Por que o pessimismo persiste e como podemos mudar a nossa percepção
Mas por que foi que tantas pessoas continuam a acreditar que a sociedade está em declínio moral? Em parte, porque os meios de comunicação tendem a focalizar eventos negativos e porque as notícias negativas são mais propensas a ser partilhadas nas redes sociais. Além disso, pessoas com visões políticas mais extremas — de ambos os lados — são mais propensas a publicar online, assim como bots da Rússia e de outros lugares. Em outras palavras, o que vemos nas redes sociais não é representativo da população. Claro, nada disto nega que exista uma minoria capaz de causar danos graves, ou que alguns aspetos da vida pública, como o abuso online de crianças, possam estar a piorar. Além disso, estas tendências não refletem necessariamente como a pessoa média se comporta ou o que valoriza. Importa se as pessoas estiverem excessivamente pessimistas sobre os outros. Pessoas que assume errado que os outros valorizam mais valores egoístas e menos valores compassivos tendem, em média, a ser menos propensas a voluntariar-se ou a votar. Não é surpreendente: por que investir o nosso tempo em pessoas que pensamos que nunca vão devolver o favor?
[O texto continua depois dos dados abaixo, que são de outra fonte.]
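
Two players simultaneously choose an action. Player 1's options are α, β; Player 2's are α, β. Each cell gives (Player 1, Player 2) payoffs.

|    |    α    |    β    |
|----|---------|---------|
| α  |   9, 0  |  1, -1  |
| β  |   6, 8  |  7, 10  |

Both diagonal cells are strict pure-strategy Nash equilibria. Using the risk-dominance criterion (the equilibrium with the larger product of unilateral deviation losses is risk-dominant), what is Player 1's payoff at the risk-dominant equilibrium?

At both α: Player 1 loses 9 − 6 = 3 by deviating; Player 2 loses 0 − (-1) = 1. Product = 3·1 = 3.
At both β: Player 1 loses 7 − 1 = 6 by deviating; Player 2 loses 10 − 8 = 2. Product = 6·2 = 12.
12 > 3, so both β is risk-dominant. Player 1's payoff there is 7.

7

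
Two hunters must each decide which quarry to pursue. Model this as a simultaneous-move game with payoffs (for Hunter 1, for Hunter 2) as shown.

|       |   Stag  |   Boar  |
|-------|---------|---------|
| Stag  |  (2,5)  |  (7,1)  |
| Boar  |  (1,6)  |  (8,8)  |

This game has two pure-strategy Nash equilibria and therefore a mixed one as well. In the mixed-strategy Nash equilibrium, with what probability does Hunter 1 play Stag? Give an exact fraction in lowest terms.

1/3

Hunter 1's mix p on Stag must make Hunter 2 indifferent between Stag and Boar.
Hunter 2's payoff from Stag: 5p + 6(1−p). From Boar: 1p + 8(1−p).
Set equal: 4p = 2(1−p) → p = 2/6 = 1/3.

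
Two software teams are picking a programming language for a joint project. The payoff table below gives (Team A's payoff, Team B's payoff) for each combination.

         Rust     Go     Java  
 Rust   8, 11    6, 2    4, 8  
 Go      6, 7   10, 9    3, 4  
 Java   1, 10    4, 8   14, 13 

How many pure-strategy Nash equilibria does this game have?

3

Both Rust: Team A gets 8 (best alternative 6); Team B gets 11 (best alternative 8). Neither deviates — NE.
Both Go: Team A gets 10 (best alternative 6); Team B gets 9 (best alternative 7). Neither deviates — NE.
Both Java: Team A gets 14 (best alternative 4); Team B gets 13 (best alternative 10). Neither deviates — NE.
(Go, Rust) is not a NE: Team A would switch to Rust (8 > 6).
No other cell survives both best-response checks, so there are 3 pure NE.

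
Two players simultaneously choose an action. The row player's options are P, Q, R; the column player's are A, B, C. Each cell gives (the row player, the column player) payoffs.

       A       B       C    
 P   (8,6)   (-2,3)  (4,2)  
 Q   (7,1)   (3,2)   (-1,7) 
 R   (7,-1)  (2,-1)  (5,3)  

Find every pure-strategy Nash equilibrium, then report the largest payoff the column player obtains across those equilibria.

(P, A) is a pure NE (the row player: 8 ≥ 7; the column player: 6 ≥ 3). The column player gets 6.
(R, C) is a pure NE (the row player: 5 ≥ 4; the column player: 3 ≥ -1). The column player gets 3.
Every other cell has a profitable deviation for at least one player. Highest of {6, 3} is 6.

6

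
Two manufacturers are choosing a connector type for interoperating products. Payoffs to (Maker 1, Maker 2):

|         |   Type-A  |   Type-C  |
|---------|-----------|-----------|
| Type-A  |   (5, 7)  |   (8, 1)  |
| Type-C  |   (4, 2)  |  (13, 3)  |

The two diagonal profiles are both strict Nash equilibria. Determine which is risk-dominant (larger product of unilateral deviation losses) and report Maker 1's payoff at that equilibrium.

5

At both Type-A: Maker 1 loses 5 − 4 = 1 by deviating; Maker 2 loses 7 − 1 = 6. Product = 1·6 = 6.
At both Type-C: Maker 1 loses 13 − 8 = 5 by deviating; Maker 2 loses 3 − 2 = 1. Product = 5·1 = 5.
6 > 5, so both Type-A is risk-dominant. Maker 1's payoff there is 5.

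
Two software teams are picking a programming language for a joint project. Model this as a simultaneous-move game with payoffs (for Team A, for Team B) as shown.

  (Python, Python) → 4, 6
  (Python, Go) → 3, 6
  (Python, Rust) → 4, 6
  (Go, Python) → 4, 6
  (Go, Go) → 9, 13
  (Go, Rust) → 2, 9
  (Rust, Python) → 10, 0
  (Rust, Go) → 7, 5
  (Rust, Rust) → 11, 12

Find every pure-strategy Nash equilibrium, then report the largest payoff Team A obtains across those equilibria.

Both Go is a pure NE (Team A: 9 ≥ 7; Team B: 13 ≥ 9). Team A gets 9.
Both Rust is a pure NE (Team A: 11 ≥ 4; Team B: 12 ≥ 5). Team A gets 11.
Every other cell has a profitable deviation for at least one player. Highest of {9, 11} is 11.

11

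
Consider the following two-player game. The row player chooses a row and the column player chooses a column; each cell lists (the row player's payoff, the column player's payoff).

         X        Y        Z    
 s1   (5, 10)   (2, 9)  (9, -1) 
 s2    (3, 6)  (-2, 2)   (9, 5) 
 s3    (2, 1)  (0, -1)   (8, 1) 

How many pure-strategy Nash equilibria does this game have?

(s1, X): the row player gets 5 (best alternative 3); the column player gets 10 (best alternative 9). Neither deviates — NE.
(s2, Y) is not a NE: the row player would switch to s1 (2 > -2).
No other cell survives both best-response checks, so there is 1 pure NE.

1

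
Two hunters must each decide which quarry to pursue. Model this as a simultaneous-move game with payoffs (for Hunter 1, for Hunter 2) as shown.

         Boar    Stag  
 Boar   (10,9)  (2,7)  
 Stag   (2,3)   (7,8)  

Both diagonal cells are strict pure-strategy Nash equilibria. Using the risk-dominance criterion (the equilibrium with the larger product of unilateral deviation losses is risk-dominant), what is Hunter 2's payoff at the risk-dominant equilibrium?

At both Boar: Hunter 1 loses 10 − 2 = 8 by deviating; Hunter 2 loses 9 − 7 = 2. Product = 8·2 = 16.
At both Stag: Hunter 1 loses 7 − 2 = 5 by deviating; Hunter 2 loses 8 − 3 = 5. Product = 5·5 = 25.
25 > 16, so both Stag is risk-dominant. Hunter 2's payoff there is 8.

8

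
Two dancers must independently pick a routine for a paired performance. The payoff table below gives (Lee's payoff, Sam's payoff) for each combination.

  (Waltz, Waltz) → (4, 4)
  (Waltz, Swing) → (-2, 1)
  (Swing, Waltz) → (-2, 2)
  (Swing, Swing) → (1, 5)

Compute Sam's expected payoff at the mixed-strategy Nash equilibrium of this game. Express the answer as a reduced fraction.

3

Lee mixes with probability p on Waltz, chosen so Sam is indifferent: 4p + 2(1−p) = 1p + 5(1−p) gives p = 1/2.
Sam's expected payoff is 4·1/2 + 2·1/2 = 3.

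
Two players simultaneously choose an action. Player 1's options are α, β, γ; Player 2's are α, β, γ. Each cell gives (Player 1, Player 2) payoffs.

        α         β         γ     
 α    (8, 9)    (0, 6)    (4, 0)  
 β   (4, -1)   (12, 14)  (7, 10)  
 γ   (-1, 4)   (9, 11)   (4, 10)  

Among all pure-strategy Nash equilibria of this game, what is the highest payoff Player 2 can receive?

14

Both α is a pure NE (Player 1: 8 ≥ 4; Player 2: 9 ≥ 6). Player 2 gets 9.
Both β is a pure NE (Player 1: 12 ≥ 9; Player 2: 14 ≥ 10). Player 2 gets 14.
Every other cell has a profitable deviation for at least one player. Highest of {9, 14} is 14.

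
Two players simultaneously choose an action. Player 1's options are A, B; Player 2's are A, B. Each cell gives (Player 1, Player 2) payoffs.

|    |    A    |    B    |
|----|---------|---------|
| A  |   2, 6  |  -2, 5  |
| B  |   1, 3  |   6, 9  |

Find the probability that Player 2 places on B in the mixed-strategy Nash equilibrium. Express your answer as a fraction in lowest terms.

Player 2's mix q on A must make Player 1 indifferent between A and B.
Player 1's payoff from A: 2q + (-2)(1−q). From B: 1q + 6(1−q).
Set equal: 1q = 8(1−q) → q = 8/9.
Probability on B is 1 − 8/9 = 1/9.

1/9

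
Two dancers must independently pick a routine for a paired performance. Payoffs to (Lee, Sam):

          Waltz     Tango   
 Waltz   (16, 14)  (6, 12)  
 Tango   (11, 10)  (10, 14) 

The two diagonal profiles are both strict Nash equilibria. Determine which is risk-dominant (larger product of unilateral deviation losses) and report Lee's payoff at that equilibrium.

10

At both Waltz: Lee loses 16 − 11 = 5 by deviating; Sam loses 14 − 12 = 2. Product = 5·2 = 10.
At both Tango: Lee loses 10 − 6 = 4 by deviating; Sam loses 14 − 10 = 4. Product = 4·4 = 16.
16 > 10, so both Tango is risk-dominant. Lee's payoff there is 10.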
Numerosos experimentos mostraram que mostrar às pessoas que os outros partilham, em média, valores e crenças semelhantes aos seus, pode torná-las mais confiantes e esperançadas para o futuro. Falar com os outros, sejam amigos, pessoas com quem se tem algum contacto ou desconhecidos, pode fazer-nos perceber que as outras pessoas são, na sua maioria, amigáveis, e também pode fazer-nos sentir-nos melhor. Voluntariar-se, aderir a grupos locais ou participar em eventos de vizinhança pode ser uma boa ideia: ajudar os outros faz-nos sentir-no melhor. Por fim, ler notícias positivas ou focar na bondade de outras pessoas também pode ajudar a nossa perspetiva. Em suma, as evidências sugerem que o declínio moral não está a acontecer, mesmo que existam exemplos de mau comportamento em ascensão. Se todos parássemos de falar com os outros, presumindo que eles pretendem nos prejudicar, se deixássemos de ir além para com os outros, e assim por diante, teríamos o risco de nos tornarmos mais egocêntricos, e o declínio acabaria por acontecer. Felizmente, a nossa sociedade pode influenciar o nosso próprio destino. Paul Hanel, Lector Sénior, Department of Psychology, University of Essex Este artigo é republicado do The Conversation sob uma licença Creative Commons. Leia o artigo original.